Senator Amir Wright was the primary sponsor of two bills that were approved during the meeting. The first stood in support of repealing Proposition 209, which banned college campuses in California from considering race, sex and ethnicity in admissions decisions, and the second urged campus administration to act on the recommendations of a University of Southern California report, which ranked UC Berkeley the lowest of all UC campuses in terms of equity.
Both resolutions were initially introduced in November, but Wright tabled them in December so they could go through the University and External Affairs committee. All senators in the committee voted yes on both resolutions, with the exception of Senator Isabella Chow. At Wednesday night’s meeting, Senator Teddy Lake — who chairs the committee — asked Chow why she voted against the resolution regarding Prop. 209 and voted in favor of Wright’s other resolution in the committee’s meeting.
“I am completely supportive of recruitment and retention efforts,” Chow said during the meeting. “But philosophically, I’m opposed to affirmative action, which happens at admission and not after admission, because I think students should be admitted based on their merit, which includes academic standing, includes their personal narratives, but not based solely on the color of their skin.”
Wright then asked her to acknowledge that oftentimes Black students don’t have access to the same resources, such as SAT tutoring, and Senator Amma Sarkodee-Adoo later brought up the fact that immediately after the passage of Prop. 209, the number of Black students admitted to and enrolled at UC Berkeley dropped to alarming levels.

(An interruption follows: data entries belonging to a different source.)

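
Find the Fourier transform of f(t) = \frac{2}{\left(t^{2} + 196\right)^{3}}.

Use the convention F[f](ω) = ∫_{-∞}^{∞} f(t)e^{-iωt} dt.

F(ω) = \frac{\pi \left(196 \omega^{2} + 42 \left|{\omega}\right| + 3\right) e^{- 14 \left|{\omega}\right|}}{2151296}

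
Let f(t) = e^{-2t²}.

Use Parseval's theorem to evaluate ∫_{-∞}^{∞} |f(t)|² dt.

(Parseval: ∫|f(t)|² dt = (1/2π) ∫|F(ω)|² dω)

∫|f(t)|² dt = \frac{\sqrt{\pi}}{2}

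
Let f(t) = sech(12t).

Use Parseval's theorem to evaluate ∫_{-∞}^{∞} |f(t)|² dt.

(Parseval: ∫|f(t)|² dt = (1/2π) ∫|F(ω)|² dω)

∫|f(t)|² dt = \frac{1}{6}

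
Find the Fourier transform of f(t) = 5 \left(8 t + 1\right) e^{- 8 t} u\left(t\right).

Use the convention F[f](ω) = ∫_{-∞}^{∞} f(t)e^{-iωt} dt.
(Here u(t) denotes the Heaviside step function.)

F(ω) = \frac{5 \left(- i \omega - 16\right)}{\omega^{2} - 16 i \omega - 64}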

“The conversation that we’re having shouldn’t be about whether or not it’s an issue,” Senator Aaron Bryce Lee said before the senators voted on the resolution. “It should be about ‘what can we do more?’ This is clearly just a baby step.” Chow was the only senator to vote against the resolution. Wright’s other resolution regarding the USC report was passed immediately through the consent calendar, along with five other resolutions.
Also during the meeting, senators unanimously passed a resolution demanding the campus to be flexible and provide accommodations for students during the week of final exams as it will take place during the month of Ramadan. Senator Imran Khan, the resolution’s primary sponsor, said evening exams in particular are scheduled for the time when a person is supposed to break their fast, and taking an exam after fasting for a whole day causes “undue stress” for the student.
Khan added that he has been working on this since the summer and has heard of no verbal commitment or any action taken by a member of campus administration.
“Thank you all for passing the bill through,” Khan said during his senator announcements at the end of the meeting. “It means a lot, and I’m sure that a lot of students will benefit. You don’t know how much it means. If we pull this off, that will be the best thing ever.”